Well, the project is, progressively, the dismemberment of space, a
project in which sculpture is present as an anamorphic space that
belongs to an ephemeral body, if for no other reason because it is the
utopian body of the revolution, a body to be recreated as its process.
6. explosion
The closing scene of Michelangelo Antonioni’s Zabrinsky Point, has
become an engram for all of us who have an interest in the spatial
processes of the projected image. During long minutes the spectator
witnesses a series of explosions, first in real time and subsequently
in slow motion. Exploding before us is a modernist house in the Mohave
Desert, and inside it, all that makes it habitable: furniture, objects,
books.
José Bechara’s work is, finally, a reified extension of this process of
explosion. We can interpret the explosion in a number of ways: as an
internal commentary to the processes of sculpture itself, as an
intervention in the much more ample terrain of cultural and social
commentary.
The explosion is not purely a counter-cultural destruction of the
modern space. It is also, in his case, the Brazilian baroque
manifestation of the excesses of inhabitation, taken from the radical
point of view of impossibility. His models posses a doubling of meaning
at various levels: there is the issue we have already discussed
pertaining to scale and its antinomy with respect to the ontological
aspect of model and work of art; we proposed that it be understood as a
combination, rooted in the Brazilian tradition of neo-concretism,
between the vernacularism of space and formal/compositional typology;
we have already situated deconstruction’s use of the metaphor of
dismemberment of the body.
Finally, we may try to understand the exercise in externalization
proposed by Bechara as an incursion in the terrain of excesses from a
baroque matrix. In fact, the baroque movement is defined by excess,
permanently overflowing and from among a number of spatial
interpretations.
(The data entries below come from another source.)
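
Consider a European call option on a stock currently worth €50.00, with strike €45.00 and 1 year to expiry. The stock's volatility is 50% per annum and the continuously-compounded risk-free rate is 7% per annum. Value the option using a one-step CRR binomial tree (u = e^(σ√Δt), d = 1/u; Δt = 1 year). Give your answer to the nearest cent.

€15.61

CRR parameters: u = e^(σ√Δt) = e^(0.5·√1) = 1.6487, d = 1/u = 0.6065
Per-period rate: rΔt = 0.07·1 = 0.07, so R = e^0.07 = 1.0725
Risk-neutral probability p = (e^0.07 − 0.6065)/(1.6487 − 0.6065) = 0.4660/1.0422 = 0.4471
Terminal stock prices: S_u = 82.44, S_d = 30.33
Terminal payoffs (S − K): max(37.44, 0) = 37.44, max(-14.67, 0) = 0
Node 0 (S = 50): V_0 = e^(−0.07)·[0.4471·37.4361 + 0.5529·0.0000] = 15.6066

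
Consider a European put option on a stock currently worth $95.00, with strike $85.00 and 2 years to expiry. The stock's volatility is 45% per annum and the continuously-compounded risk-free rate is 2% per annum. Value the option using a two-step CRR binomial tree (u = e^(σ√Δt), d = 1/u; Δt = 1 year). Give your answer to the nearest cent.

$15.45

CRR parameters: u = e^(σ√Δt) = e^(0.45·√1) = 1.5683, d = 1/u = 0.6376
Per-period rate: rΔt = 0.02·1 = 0.02, so R = e^0.02 = 1.0202
Risk-neutral probability p = (e^0.02 − 0.6376)/(1.5683 − 0.6376) = 0.3826/0.9307 = 0.4111
Terminal stock prices: S_uu = 233.7, S_ud = 95, S_dd = 38.62
Terminal payoffs (K − S): max(-148.7, 0) = 0, max(-10, 0) = 0, max(46.38, 0) = 46.38
Node u (S = 149): V_u = e^(−0.02)·[0.4111·0.0000 + 0.5889·0.0000] = 0.0000
Node d (S = 60.57): V_d = e^(−0.02)·[0.4111·0.0000 + 0.5889·46.3759] = 26.7715
Node 0 (S = 95): V_0 = e^(−0.02)·[0.4111·0.0000 + 0.5889·26.7715] = 15.4544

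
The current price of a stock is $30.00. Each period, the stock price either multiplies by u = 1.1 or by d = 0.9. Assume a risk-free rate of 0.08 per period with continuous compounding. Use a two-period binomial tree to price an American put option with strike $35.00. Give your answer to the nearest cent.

Risk-neutral probability p = (e^0.08 − 0.9)/(1.1 − 0.9) = 0.1833/0.2000 = 0.9164
Terminal stock prices: S_uu = 36.3, S_ud = 29.7, S_dd = 24.3
Terminal payoffs (K − S): max(-1.3, 0) = 0, max(5.3, 0) = 5.3, max(10.7, 0) = 10.7
Node u (S = 33): continuation = e^(−0.08)·[0.9164·0.0000 + 0.0836·5.3000] = 0.4088; exercise value = 2.0000 > continuation, so V_u = 2.0000 (exercise)
Node d (S = 27): continuation = e^(−0.08)·[0.9164·5.3000 + 0.0836·10.7000] = 5.3091; exercise value = 8.0000 > continuation, so V_d = 8.0000 (exercise)
Node 0 (S = 30): continuation = e^(−0.08)·[0.9164·2.0000 + 0.0836·8.0000] = 2.3091; exercise value = 5.0000 > continuation, so V_0 = 5.0000 (exercise)

$5.00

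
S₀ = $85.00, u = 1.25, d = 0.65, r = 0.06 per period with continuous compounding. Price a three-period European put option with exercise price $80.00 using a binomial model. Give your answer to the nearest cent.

$7.40

Risk-neutral probability p = (e^0.06 − 0.65)/(1.25 − 0.65) = 0.4118/0.6000 = 0.6864
Terminal stock prices: S_uuu = 166, S_uud = 86.33, S_udd = 44.89, S_ddd = 23.34
Terminal payoffs (K − S): max(-86.02, 0) = 0, max(-6.328, 0) = 0, max(35.11, 0) = 35.11, max(56.66, 0) = 56.66
Node uu (S = 132.8): V_uu = e^(−0.06)·[0.6864·0.0000 + 0.3136·0.0000] = 0.0000
Node ud (S = 69.06): V_ud = e^(−0.06)·[0.6864·0.0000 + 0.3136·35.1094] = 10.3693
Node dd (S = 35.91): V_dd = e^(−0.06)·[0.6864·35.1094 + 0.3136·56.6569] = 39.4287
Node u (S = 106.2): V_u = e^(−0.06)·[0.6864·0.0000 + 0.3136·10.3693] = 3.0625
Node d (S = 55.25): V_d = e^(−0.06)·[0.6864·10.3693 + 0.3136·39.4287] = 18.3479
Node 0 (S = 85): V_0 = e^(−0.06)·[0.6864·3.0625 + 0.3136·18.3479] = 7.3986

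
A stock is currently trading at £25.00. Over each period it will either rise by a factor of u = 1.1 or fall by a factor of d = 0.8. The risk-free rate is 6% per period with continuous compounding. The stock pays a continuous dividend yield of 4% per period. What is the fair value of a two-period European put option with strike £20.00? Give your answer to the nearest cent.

Per-period risk-free factor R = e^0.06 = 1.0618; dividend-adjusted growth = e^(0.06−0.04) = 1.0202.
Risk-neutral probability p = (1.0202 − 0.8)/(1.1 − 0.8) = 0.2202/0.3000 = 0.7340
Terminal stock prices: S_uu = 30.25, S_ud = 22, S_dd = 16
Terminal payoffs (K − S): max(-10.25, 0) = 0, max(-2, 0) = 0, max(4, 0) = 4
Node u (S = 27.5): V_u = e^(−0.06)·[0.7340·0.0000 + 0.2660·0.0000] = 0.0000
Node d (S = 20): V_d = e^(−0.06)·[0.7340·0.0000 + 0.2660·4.0000] = 1.0020
Node 0 (S = 25): V_0 = e^(−0.06)·[0.7340·0.0000 + 0.2660·1.0020] = 0.2510

£0.25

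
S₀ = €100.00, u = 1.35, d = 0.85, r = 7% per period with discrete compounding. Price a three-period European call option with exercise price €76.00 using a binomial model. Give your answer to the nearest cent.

€40.05

Risk-neutral probability p = (1 + 0.07 − 0.85)/(1.35 − 0.85) = 0.2200/0.5000 = 0.4400
Terminal stock prices: S_uuu = 246, S_uud = 154.9, S_udd = 97.54, S_ddd = 61.41
Terminal payoffs (S − K): max(170, 0) = 170, max(78.91, 0) = 78.91, max(21.54, 0) = 21.54, max(-14.59, 0) = 0
Node uu (S = 182.3): V_uu = 1/1.07·[0.4400·170.0375 + 0.5600·78.9125] = 111.2220
Node ud (S = 114.8): V_ud = 1/1.07·[0.4400·78.9125 + 0.5600·21.5375] = 43.7220
Node dd (S = 72.25): V_dd = 1/1.07·[0.4400·21.5375 + 0.5600·0.0000] = 8.8565
Node u (S = 135): V_u = 1/1.07·[0.4400·111.2220 + 0.5600·43.7220] = 68.6187
Node d (S = 85): V_d = 1/1.07·[0.4400·43.7220 + 0.5600·8.8565] = 22.6143
Node 0 (S = 100): V_0 = 1/1.07·[0.4400·68.6187 + 0.5600·22.6143] = 40.0526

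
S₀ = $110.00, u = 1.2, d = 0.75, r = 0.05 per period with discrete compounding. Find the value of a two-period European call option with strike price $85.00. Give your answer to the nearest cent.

$35.23

Risk-neutral probability p = (1 + 0.05 − 0.75)/(1.2 − 0.75) = 0.3000/0.4500 = 0.6667
Terminal stock prices: S_uu = 158.4, S_ud = 99, S_dd = 61.88
Terminal payoffs (S − K): max(73.4, 0) = 73.4, max(14, 0) = 14, max(-23.12, 0) = 0
Node u (S = 132): V_u = 1/1.05·[0.6667·73.4000 + 0.3333·14.0000] = 51.0476
Node d (S = 82.5): V_d = 1/1.05·[0.6667·14.0000 + 0.3333·0.0000] = 8.8889
Node 0 (S = 110): V_0 = 1/1.05·[0.6667·51.0476 + 0.3333·8.8889] = 35.2331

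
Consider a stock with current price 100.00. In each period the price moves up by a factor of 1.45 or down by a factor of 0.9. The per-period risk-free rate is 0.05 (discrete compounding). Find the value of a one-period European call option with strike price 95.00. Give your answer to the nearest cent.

Risk-neutral probability p = (1 + 0.05 − 0.9)/(1.45 − 0.9) = 0.1500/0.5500 = 0.2727
Terminal stock prices: S_u = 145, S_d = 90
Terminal payoffs (S − K): max(50, 0) = 50, max(-5, 0) = 0
Node 0 (S = 100): V_0 = 1/1.05·[0.2727·50.0000 + 0.7273·0.0000] = 12.9870

12.99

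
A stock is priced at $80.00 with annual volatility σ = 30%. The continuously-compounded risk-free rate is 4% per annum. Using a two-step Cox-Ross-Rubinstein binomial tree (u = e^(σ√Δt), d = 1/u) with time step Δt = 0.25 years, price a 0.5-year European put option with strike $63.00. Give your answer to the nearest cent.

$0.93

CRR parameters: u = e^(σ√Δt) = e^(0.3·√0.25) = 1.1618, d = 1/u = 0.8607
Per-period rate: rΔt = 0.04·0.25 = 0.01, so R = e^0.01 = 1.0101
Risk-neutral probability p = (e^0.01 − 0.8607)/(1.1618 − 0.8607) = 0.1493/0.3011 = 0.4959
Terminal stock prices: S_uu = 108, S_ud = 80, S_dd = 59.27
Terminal payoffs (K − S): max(-44.99, 0) = 0, max(-17, 0) = 0, max(3.735, 0) = 3.735
Node u (S = 92.95): V_u = e^(−0.01)·[0.4959·0.0000 + 0.5041·0.0000] = 0.0000
Node d (S = 68.86): V_d = e^(−0.01)·[0.4959·0.0000 + 0.5041·3.7345] = 1.8637
Node 0 (S = 80): V_0 = e^(−0.01)·[0.4959·0.0000 + 0.5041·1.8637] = 0.9301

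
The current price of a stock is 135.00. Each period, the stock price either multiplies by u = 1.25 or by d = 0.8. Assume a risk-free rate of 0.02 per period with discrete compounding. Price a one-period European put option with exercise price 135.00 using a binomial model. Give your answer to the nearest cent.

Risk-neutral probability p = (1 + 0.02 − 0.8)/(1.25 − 0.8) = 0.2200/0.4500 = 0.4889
Terminal stock prices: S_u = 168.8, S_d = 108
Terminal payoffs (K − S): max(-33.75, 0) = 0, max(27, 0) = 27
Node 0 (S = 135): V_0 = 1/1.02·[0.4889·0.0000 + 0.5111·27.0000] = 13.5294

13.53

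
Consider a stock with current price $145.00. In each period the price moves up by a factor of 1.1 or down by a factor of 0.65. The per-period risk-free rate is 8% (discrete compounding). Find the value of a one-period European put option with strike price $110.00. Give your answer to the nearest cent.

Risk-neutral probability p = (1 + 0.08 − 0.65)/(1.1 − 0.65) = 0.4300/0.4500 = 0.9556
Terminal stock prices: S_u = 159.5, S_d = 94.25
Terminal payoffs (K − S): max(-49.5, 0) = 0, max(15.75, 0) = 15.75
Node 0 (S = 145): V_0 = 1/1.08·[0.9556·0.0000 + 0.0444·15.7500] = 0.6481

$0.65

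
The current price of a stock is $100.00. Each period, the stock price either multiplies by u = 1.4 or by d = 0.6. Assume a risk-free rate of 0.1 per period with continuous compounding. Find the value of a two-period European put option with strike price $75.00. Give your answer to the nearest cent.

Risk-neutral probability p = (e^0.1 − 0.6)/(1.4 − 0.6) = 0.5052/0.8000 = 0.6315
Terminal stock prices: S_uu = 196, S_ud = 84, S_dd = 36
Terminal payoffs (K − S): max(-121, 0) = 0, max(-9, 0) = 0, max(39, 0) = 39
Node u (S = 140): V_u = e^(−0.1)·[0.6315·0.0000 + 0.3685·0.0000] = 0.0000
Node d (S = 60): V_d = e^(−0.1)·[0.6315·0.0000 + 0.3685·39.0000] = 13.0052
Node 0 (S = 100): V_0 = e^(−0.1)·[0.6315·0.0000 + 0.3685·13.0052] = 4.3368

$4.34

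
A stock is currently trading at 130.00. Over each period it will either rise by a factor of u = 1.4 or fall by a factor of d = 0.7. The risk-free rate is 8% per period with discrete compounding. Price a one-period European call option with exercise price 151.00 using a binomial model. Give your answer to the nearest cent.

15.58

Risk-neutral probability p = (1 + 0.08 − 0.7)/(1.4 − 0.7) = 0.3800/0.7000 = 0.5429
Terminal stock prices: S_u = 182, S_d = 91
Terminal payoffs (S − K): max(31, 0) = 31, max(-60, 0) = 0
Node 0 (S = 130): V_0 = 1/1.08·[0.5429·31.0000 + 0.4571·0.0000] = 15.5820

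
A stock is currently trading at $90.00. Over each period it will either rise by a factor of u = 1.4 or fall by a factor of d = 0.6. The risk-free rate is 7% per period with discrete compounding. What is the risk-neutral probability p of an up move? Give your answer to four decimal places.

p = 0.5875

Risk-neutral probability p = (1 + 0.07 − 0.6)/(1.4 − 0.6) = 0.4700/0.8000 = 0.5875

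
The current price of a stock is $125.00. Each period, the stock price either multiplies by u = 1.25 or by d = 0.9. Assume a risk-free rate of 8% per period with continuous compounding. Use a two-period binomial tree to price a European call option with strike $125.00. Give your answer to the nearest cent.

Risk-neutral probability p = (e^0.08 − 0.9)/(1.25 − 0.9) = 0.1833/0.3500 = 0.5237
Terminal stock prices: S_uu = 195.3, S_ud = 140.6, S_dd = 101.2
Terminal payoffs (S − K): max(70.31, 0) = 70.31, max(15.62, 0) = 15.62, max(-23.75, 0) = 0
Node u (S = 156.2): V_u = e^(−0.08)·[0.5237·70.3125 + 0.4763·15.6250] = 40.8605
Node d (S = 112.5): V_d = e^(−0.08)·[0.5237·15.6250 + 0.4763·0.0000] = 7.5534
Node 0 (S = 125): V_0 = e^(−0.08)·[0.5237·40.8605 + 0.4763·7.5534] = 23.0738

$23.07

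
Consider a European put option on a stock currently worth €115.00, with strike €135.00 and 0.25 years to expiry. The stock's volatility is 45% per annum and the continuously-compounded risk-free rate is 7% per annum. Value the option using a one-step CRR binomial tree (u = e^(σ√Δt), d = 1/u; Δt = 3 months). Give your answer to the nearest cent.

CRR parameters: u = e^(σ√Δt) = e^(0.45·√0.25) = 1.2523, d = 1/u = 0.7985
Per-period rate: rΔt = 0.07·0.25 = 0.0175, so R = e^0.0175 = 1.0177
Risk-neutral probability p = (e^0.0175 − 0.7985)/(1.2523 − 0.7985) = 0.2191/0.4538 = 0.4829
Terminal stock prices: S_u = 144, S_d = 91.83
Terminal payoffs (K − S): max(-9.017, 0) = 0, max(43.17, 0) = 43.17
Node 0 (S = 115): V_0 = e^(−0.0175)·[0.4829·0.0000 + 0.5171·43.1706] = 21.9368

€21.94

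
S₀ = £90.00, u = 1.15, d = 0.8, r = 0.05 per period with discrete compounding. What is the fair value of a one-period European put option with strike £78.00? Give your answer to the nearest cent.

Risk-neutral probability p = (1 + 0.05 − 0.8)/(1.15 − 0.8) = 0.2500/0.3500 = 0.7143
Terminal stock prices: S_u = 103.5, S_d = 72
Terminal payoffs (K − S): max(-25.5, 0) = 0, max(6, 0) = 6
Node 0 (S = 90): V_0 = 1/1.05·[0.7143·0.0000 + 0.2857·6.0000] = 1.6327

£1.63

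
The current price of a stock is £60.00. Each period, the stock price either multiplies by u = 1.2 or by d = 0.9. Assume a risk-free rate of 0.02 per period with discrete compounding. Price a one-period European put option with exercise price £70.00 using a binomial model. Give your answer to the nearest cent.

Risk-neutral probability p = (1 + 0.02 − 0.9)/(1.2 − 0.9) = 0.1200/0.3000 = 0.4000
Terminal stock prices: S_u = 72, S_d = 54
Terminal payoffs (K − S): max(-2, 0) = 0, max(16, 0) = 16
Node 0 (S = 60): V_0 = 1/1.02·[0.4000·0.0000 + 0.6000·16.0000] = 9.4118

£9.41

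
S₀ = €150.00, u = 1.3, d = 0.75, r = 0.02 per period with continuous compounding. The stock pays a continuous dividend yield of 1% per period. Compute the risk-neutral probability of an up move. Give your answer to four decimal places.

p = 0.4728

Per-period risk-free factor R = e^0.02 = 1.0202; dividend-adjusted growth = e^(0.02−0.01) = 1.0101.
Risk-neutral probability p = (1.0101 − 0.75)/(1.3 − 0.75) = 0.2601/0.5500 = 0.4728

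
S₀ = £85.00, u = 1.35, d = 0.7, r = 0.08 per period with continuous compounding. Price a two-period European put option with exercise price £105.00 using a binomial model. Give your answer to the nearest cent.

£19.26

Risk-neutral probability p = (e^0.08 − 0.7)/(1.35 − 0.7) = 0.3833/0.6500 = 0.5897
Terminal stock prices: S_uu = 154.9, S_ud = 80.33, S_dd = 41.65
Terminal payoffs (K − S): max(-49.91, 0) = 0, max(24.67, 0) = 24.67, max(63.35, 0) = 63.35
Node u (S = 114.8): V_u = e^(−0.08)·[0.5897·0.0000 + 0.4103·24.6750] = 9.3464
Node d (S = 59.5): V_d = e^(−0.08)·[0.5897·24.6750 + 0.4103·63.3500] = 37.4272
Node 0 (S = 85): V_0 = e^(−0.08)·[0.5897·9.3464 + 0.4103·37.4272] = 19.2643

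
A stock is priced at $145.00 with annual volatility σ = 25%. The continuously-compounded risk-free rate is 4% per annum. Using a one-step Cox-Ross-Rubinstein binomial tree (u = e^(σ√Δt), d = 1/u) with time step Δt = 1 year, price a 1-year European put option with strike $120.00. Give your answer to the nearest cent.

$3.27

CRR parameters: u = e^(σ√Δt) = e^(0.25·√1) = 1.2840, d = 1/u = 0.7788
Per-period rate: rΔt = 0.04·1 = 0.04, so R = e^0.04 = 1.0408
Risk-neutral probability p = (e^0.04 − 0.7788)/(1.2840 − 0.7788) = 0.2620/0.5052 = 0.5186
Terminal stock prices: S_u = 186.2, S_d = 112.9
Terminal payoffs (K − S): max(-66.18, 0) = 0, max(7.074, 0) = 7.074
Node 0 (S = 145): V_0 = e^(−0.04)·[0.5186·0.0000 + 0.4814·7.0739] = 3.2718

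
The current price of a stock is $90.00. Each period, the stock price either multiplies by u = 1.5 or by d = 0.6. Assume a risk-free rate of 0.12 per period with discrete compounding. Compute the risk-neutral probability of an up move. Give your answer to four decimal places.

Risk-neutral probability p = (1 + 0.12 − 0.6)/(1.5 − 0.6) = 0.5200/0.9000 = 0.5778

p = 0.5778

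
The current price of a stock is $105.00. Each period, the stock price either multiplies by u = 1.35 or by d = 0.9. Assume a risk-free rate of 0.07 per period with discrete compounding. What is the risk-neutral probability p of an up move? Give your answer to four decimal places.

p = 0.3778

Risk-neutral probability p = (1 + 0.07 − 0.9)/(1.35 − 0.9) = 0.1700/0.4500 = 0.3778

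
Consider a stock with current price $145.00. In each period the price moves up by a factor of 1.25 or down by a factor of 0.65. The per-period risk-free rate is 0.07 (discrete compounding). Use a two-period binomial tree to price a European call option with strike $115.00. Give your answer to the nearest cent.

$48.78

Risk-neutral probability p = (1 + 0.07 − 0.65)/(1.25 − 0.65) = 0.4200/0.6000 = 0.7000
Terminal stock prices: S_uu = 226.6, S_ud = 117.8, S_dd = 61.26
Terminal payoffs (S − K): max(111.6, 0) = 111.6, max(2.812, 0) = 2.812, max(-53.74, 0) = 0
Node u (S = 181.2): V_u = 1/1.07·[0.7000·111.5625 + 0.3000·2.8125] = 73.7734
Node d (S = 94.25): V_d = 1/1.07·[0.7000·2.8125 + 0.3000·0.0000] = 1.8400
Node 0 (S = 145): V_0 = 1/1.07·[0.7000·73.7734 + 0.3000·1.8400] = 48.7788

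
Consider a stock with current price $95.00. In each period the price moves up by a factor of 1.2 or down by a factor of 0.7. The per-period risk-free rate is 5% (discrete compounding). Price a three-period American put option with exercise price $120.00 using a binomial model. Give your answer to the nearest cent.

Risk-neutral probability p = (1 + 0.05 − 0.7)/(1.2 − 0.7) = 0.3500/0.5000 = 0.7000
Terminal stock prices: S_uuu = 164.2, S_uud = 95.76, S_udd = 55.86, S_ddd = 32.58
Terminal payoffs (K − S): max(-44.16, 0) = 0, max(24.24, 0) = 24.24, max(64.14, 0) = 64.14, max(87.42, 0) = 87.42
Node uu (S = 136.8): continuation = 1/1.05·[0.7000·0.0000 + 0.3000·24.2400] = 6.9257; exercise value = 0.0000 ≤ continuation, so V_uu = 6.9257
Node ud (S = 79.8): continuation = 1/1.05·[0.7000·24.2400 + 0.3000·64.1400] = 34.4857; exercise value = 40.2000 > continuation, so V_ud = 40.2000 (exercise)
Node dd (S = 46.55): continuation = 1/1.05·[0.7000·64.1400 + 0.3000·87.4150] = 67.7357; exercise value = 73.4500 > continuation, so V_dd = 73.4500 (exercise)
Node u (S = 114): continuation = 1/1.05·[0.7000·6.9257 + 0.3000·40.2000] = 16.1029; exercise value = 6.0000 ≤ continuation, so V_u = 16.1029
Node d (S = 66.5): continuation = 1/1.05·[0.7000·40.2000 + 0.3000·73.4500] = 47.7857; exercise value = 53.5000 > continuation, so V_d = 53.5000 (exercise)
Node 0 (S = 95): continuation = 1/1.05·[0.7000·16.1029 + 0.3000·53.5000] = 26.0210; exercise value = 25.0000 ≤ continuation, so V_0 = 26.0210

$26.02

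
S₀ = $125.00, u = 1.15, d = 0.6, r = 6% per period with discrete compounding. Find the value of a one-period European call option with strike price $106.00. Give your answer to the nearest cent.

Risk-neutral probability p = (1 + 0.06 − 0.6)/(1.15 − 0.6) = 0.4600/0.5500 = 0.8364
Terminal stock prices: S_u = 143.8, S_d = 75
Terminal payoffs (S − K): max(37.75, 0) = 37.75, max(-31, 0) = 0
Node 0 (S = 125): V_0 = 1/1.06·[0.8364·37.7500 + 0.1636·0.0000] = 29.7856

$29.79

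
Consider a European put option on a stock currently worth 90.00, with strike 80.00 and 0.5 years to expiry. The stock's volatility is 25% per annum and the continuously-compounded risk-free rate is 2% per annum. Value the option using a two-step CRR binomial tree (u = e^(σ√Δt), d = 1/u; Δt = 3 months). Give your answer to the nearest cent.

CRR parameters: u = e^(σ√Δt) = e^(0.25·√0.25) = 1.1331, d = 1/u = 0.8825
Per-period rate: rΔt = 0.02·0.25 = 0.005, so R = e^0.005 = 1.0050
Risk-neutral probability p = (e^0.005 − 0.8825)/(1.1331 − 0.8825) = 0.1225/0.2507 = 0.4888
Terminal stock prices: S_uu = 115.6, S_ud = 90, S_dd = 70.09
Terminal payoffs (K − S): max(-35.56, 0) = 0, max(-10, 0) = 0, max(9.908, 0) = 9.908
Node u (S = 102): V_u = e^(−0.005)·[0.4888·0.0000 + 0.5112·0.0000] = 0.0000
Node d (S = 79.42): V_d = e^(−0.005)·[0.4888·0.0000 + 0.5112·9.9079] = 5.0398
Node 0 (S = 90): V_0 = e^(−0.005)·[0.4888·0.0000 + 0.5112·5.0398] = 2.5635

2.56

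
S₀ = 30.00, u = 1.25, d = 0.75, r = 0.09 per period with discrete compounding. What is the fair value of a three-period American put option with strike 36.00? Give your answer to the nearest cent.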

Brazilian baroque is endowed with this quality that is
associated to a more penetrating version of the carnal world, or if we
prefer, to greater depth in the concretely physical nature of the
unfolding corporality. A number of authors associate this very same
complexity with multicultural and liminal experiences of corporality
converted into space.
Thus the passage from an inside to its outside (that is inside
ourselves) pertaining to various modules of corporal metaphor,
represent a reified de-multiplication of passing, transient, and
therefore de-territorialized meaning.
It is in the body and in its opposite, uninhabited space, that José
Bechara’s proposition lies, starting from the principle that a body
exists solely, (as Sartre would say and Vidler remind us), because it
has a house. The de-territorialization and the uninhabitability of the
explosion are, also, the baroque explosion of the body - even if as a
model.
In other words, if the Lilliputian dimensions of Bechara’s models do
not affect their hyper efficacy, it is because they always lead us to
alterity: to another space, to another body, to another place. Lilliput
certainly not. Perhaps Blefescu, the other island where Gulliver never
went.
DELFIM SARDO (1962 - ) With an undergraduate degree in Philosophy by
the University of Coimbra, Delfim Sardo has dedicated himself to art
theory and criticism, and is a curator of contemporary art exhibitions.